Questions This Extension Study Aimed To Address
Well, in this phase two study, we evaluated different doses of olpasiran, which is an RNA interference medication that reduces LP(a) concentration. In the primary results that we previously presented, back in November 2022, we saw that the higher doses of olpasiran reduced LP(a) by more than 95%. These are now the extension phase results. So from that same study, we then had an off-treatment period. And what we found was that those patients who had been treated with the higher doses of olpasiran up to about a year after their last dose, they still had, on average, about a 40% to 50% placebo-adjusted reduction in LP(a) concentration. So really a prolonged duration of effect.
Study Design and Eligibility Criteria
So the Ocean(a) Dose study enrolled patients who had an LP(a) concentration of at least 115 animals per litre and who had established atherosclerotic disease. Everyone was eligible to participate in the extension period because this was actually part of the primary protocol. During that prolonged period, we also collected safety events and importantly, we didn't see any new evidence of a safety signal during that more prolonged duration of follow-up.
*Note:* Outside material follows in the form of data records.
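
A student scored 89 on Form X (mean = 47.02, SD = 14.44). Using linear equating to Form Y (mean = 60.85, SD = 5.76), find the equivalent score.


slope = SD_Y / SD_X = 5.76 / 14.44 ~ 0.3989
intercept = mean_Y - slope * mean_X = 60.85 - (5.76 / 14.44) * 47.02 ~ 42.0941
Y = slope * X + intercept. To avoid rounding drift from the rounded slope/intercept, evaluate the equivalent form Y = mean_Y + SD_Y * (X - mean_X) / SD_X at full precision:
Y = 60.85 + 5.76 * (89 - 47.02) / 14.44
Y = 60.85 + 5.76 * 41.98 / 14.44
Y = 60.85 + 241.8048 / 14.44
Y = 60.85 + 16.7455
Y = 77.5955

77.5955


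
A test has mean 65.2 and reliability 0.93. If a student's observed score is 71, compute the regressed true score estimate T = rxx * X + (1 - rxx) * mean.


T_est = rxx * X + (1 - rxx) * mean
T_est = 0.93 * 71 + 0.07 * 65.2
T_est = 66.03 + 4.564
T_est = 70.594

70.594


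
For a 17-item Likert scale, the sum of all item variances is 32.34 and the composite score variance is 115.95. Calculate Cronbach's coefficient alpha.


alpha = (k/(k-1)) * (1 - sum(si^2)/s_total^2)
= (17/16) * (1 - 32.34/115.95)
alpha = 0.7662

0.7662


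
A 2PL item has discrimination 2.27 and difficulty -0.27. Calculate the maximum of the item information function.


For 2PL, max info at theta = b = -0.27
I_max = a^2 / 4 = 2.27^2 / 4
= 5.1529 / 4
I_max = 1.2882

1.2882


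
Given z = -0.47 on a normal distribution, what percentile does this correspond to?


CDF(z) = 0.5 * (1 + erf(z/sqrt(2)))
erf(-0.3323) = -0.3616
CDF = 0.3192
Percentile rank = 0.3192 * 100 = 31.92

31.92


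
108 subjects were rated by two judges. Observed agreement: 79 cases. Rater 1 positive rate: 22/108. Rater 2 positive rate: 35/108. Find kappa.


P_o = 79/108 = 0.731481
P_e = (22*35 + 86*73) / 11664 = 0.604252
kappa = (P_o - P_e) / (1 - P_e)
kappa = (0.731481 - 0.604252) / (1 - 0.604252)
kappa = 0.3215

0.3215


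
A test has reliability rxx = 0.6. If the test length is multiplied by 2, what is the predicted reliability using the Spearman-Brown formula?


r_new = (n * rxx) / (1 + (n-1) * rxx)
r_new = (2 * 0.6) / (1 + 1 * 0.6)
r_new = 1.2 / 1.6
r_new = 0.75

0.75


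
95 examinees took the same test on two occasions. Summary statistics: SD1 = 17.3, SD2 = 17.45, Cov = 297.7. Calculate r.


r = cov(X,Y) / (SD_X * SD_Y)
r = 297.7 / (17.3 * 17.45)
r = 297.7 / 301.885
r = 0.9861

0.9861


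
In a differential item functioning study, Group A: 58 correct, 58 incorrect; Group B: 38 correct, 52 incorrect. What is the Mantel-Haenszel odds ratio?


Odds_A = 58/58 = 1.0
Odds_B = 38/52 = 0.7308
OR = Odds_A / Odds_B = 1.0 / 0.7308
Exactly, OR = (58 * 52) / (58 * 38) = 3016 / 2204
OR = 1.3684

1.3684


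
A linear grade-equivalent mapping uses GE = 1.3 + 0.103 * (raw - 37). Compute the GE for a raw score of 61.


raw - median = 61 - 37 = 24
slope * diff = 0.103 * 24 = 2.472
GE = 1.3 + 2.472
GE = 3.772

3.772


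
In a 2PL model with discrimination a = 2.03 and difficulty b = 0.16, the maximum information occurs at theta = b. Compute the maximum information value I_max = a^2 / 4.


For 2PL, max info at theta = b = 0.16
I_max = a^2 / 4 = 2.03^2 / 4
= 4.1209 / 4
I_max = 1.0302

1.0302


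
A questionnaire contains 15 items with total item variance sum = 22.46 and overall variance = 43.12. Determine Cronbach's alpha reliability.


alpha = (k/(k-1)) * (1 - sum(si^2)/s_total^2)
= (15/14) * (1 - 22.46/43.12)
alpha = 0.5134

0.5134


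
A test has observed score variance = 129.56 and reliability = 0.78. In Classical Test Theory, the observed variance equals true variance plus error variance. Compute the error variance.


var_true = rxx * var_obs = 0.78 * 129.56 = 101.0568
var_error = var_obs - var_true
var_error = 129.56 - 101.0568
var_error = 28.5032

28.5032


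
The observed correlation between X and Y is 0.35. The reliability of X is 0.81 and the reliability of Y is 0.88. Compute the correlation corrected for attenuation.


r_corrected = rxy / sqrt(rxx * ryy)
= 0.35 / sqrt(0.81 * 0.88)
= 0.35 / sqrt(0.7128)
= 0.35 / 0.844275
r_corrected = 0.4146

0.4146


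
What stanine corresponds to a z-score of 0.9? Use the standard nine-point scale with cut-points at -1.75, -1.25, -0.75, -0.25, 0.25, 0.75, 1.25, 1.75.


Stanine boundaries: [-1.75, -1.25, -0.75, -0.25, 0.25, 0.75, 1.25, 1.75]
z = 0.9
Check each boundary:
  z >= -1.75 -> could be stanine 2
  z >= -1.25 -> could be stanine 3
  z >= -0.75 -> could be stanine 4
  z >= -0.25 -> could be stanine 5
  z >= 0.25 -> could be stanine 6
  z >= 0.75 -> could be stanine 7
  z < 1.25
  z < 1.75
Highest qualifying boundary gives stanine = 7

7


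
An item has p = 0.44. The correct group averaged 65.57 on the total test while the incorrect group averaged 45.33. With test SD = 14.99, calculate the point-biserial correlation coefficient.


q = 1 - p = 0.56
rpb = ((M1 - M0) / SD) * sqrt(p * q)
rpb = ((65.57 - 45.33) / 14.99) * sqrt(0.44 * 0.56)
rpb = 0.6702

0.6702


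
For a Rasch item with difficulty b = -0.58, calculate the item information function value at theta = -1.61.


P = 1/(1+exp(-(-1.61--0.58))) = 0.2631
I = P*(1-P) = 0.2631 * 0.7369
I = 0.1939

0.1939


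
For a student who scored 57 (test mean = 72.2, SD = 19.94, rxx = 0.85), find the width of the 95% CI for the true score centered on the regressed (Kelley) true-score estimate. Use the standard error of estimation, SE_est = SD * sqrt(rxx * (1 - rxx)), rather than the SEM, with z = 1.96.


True score estimate = 0.85*57 + 0.15*72.2 = 59.28
SE_est = SD * sqrt(rxx * (1 - rxx)) = 19.94 * sqrt(0.85 * 0.15) = 19.94 * sqrt(0.1275) = 7.120004
CI = T_est +/- z * SE_est, so width = 2 * z * SE_est = 2 * 1.96 * 7.120004
Width = 27.9104

27.9104


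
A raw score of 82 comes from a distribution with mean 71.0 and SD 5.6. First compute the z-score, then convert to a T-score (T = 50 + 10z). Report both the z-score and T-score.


z = (X - mean) / SD = (82 - 71.0) / 5.6
z = 11.0 / 5.6
z = 1.9643
T-score = T = 50 + 10z
Carry z at full precision (z = 11.0 / 5.6) into the conversion:
T-score = 50 + 10 * (11.0 / 5.6) = 50 + 110 / 5.6
T-score = 50 + 19.6429
T-score = 69.6429

69.6429


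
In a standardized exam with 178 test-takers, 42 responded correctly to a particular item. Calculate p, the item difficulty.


Item difficulty p = number correct / total examinees
p = 42 / 178
p = 0.236

0.236


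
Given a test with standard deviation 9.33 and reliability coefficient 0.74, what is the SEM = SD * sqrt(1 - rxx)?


SEM = SD * sqrt(1 - rxx)
SEM = 9.33 * sqrt(1 - 0.74)
SEM = 9.33 * sqrt(0.26) = 9.33 * 0.509902
SEM = 4.7574

4.7574


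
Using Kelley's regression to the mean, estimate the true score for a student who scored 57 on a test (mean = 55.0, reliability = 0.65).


T_est = rxx * X + (1 - rxx) * mean
T_est = 0.65 * 57 + 0.35 * 55.0
T_est = 37.05 + 19.25
T_est = 56.3

56.3


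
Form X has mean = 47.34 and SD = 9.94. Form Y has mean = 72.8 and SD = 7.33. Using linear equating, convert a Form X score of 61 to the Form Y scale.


slope = SD_Y / SD_X = 7.33 / 9.94 ~ 0.7374
intercept = mean_Y - slope * mean_X = 72.8 - (7.33 / 9.94) * 47.34 ~ 37.8903
Y = slope * X + intercept. To avoid rounding drift from the rounded slope/intercept, evaluate the equivalent form Y = mean_Y + SD_Y * (X - mean_X) / SD_X at full precision:
Y = 72.8 + 7.33 * (61 - 47.34) / 9.94
Y = 72.8 + 7.33 * 13.66 / 9.94
Y = 72.8 + 100.1278 / 9.94
Y = 72.8 + 10.0732
Y = 82.8732

82.8732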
So what we found was that those patients who had been treated with the higher doses of olpasiran, they had still maintained a 40% to 50% placebo adjusted percent reduction in LP(a) more than a year or up to a year after that last dose was administered. So suggesting that it has a very prolonged duration of effect. The other thing that we looked at during the on-treatment period was the effect of olpasiran on oxidized phospholipids, on ApoB. These are believed to be important proinflammatory mediators that may be part of the causal pathway for LP(a) in atherosclerotic disease. And what we found was that olpasiran also markedly reduced oxidized phospholipid concentration during the on-treatment period.
So I think that the key areas to emphasize after the results of this study is that we now have very exciting, novel therapeutics in development that have a very pronounced effect on lowering LP(a). And in the case of olpasiran, these effects are really quite sustained through longer-term follow after administration is stopped. So this is, I think, very encouraging for a lot of people out there who have high LP(a) values and yet have not been able to turn to any therapies to date to effectively lower it. So we now have the phase three study ongoing, and that will give us the definitive answer about the efficacy and safety of olpasiran."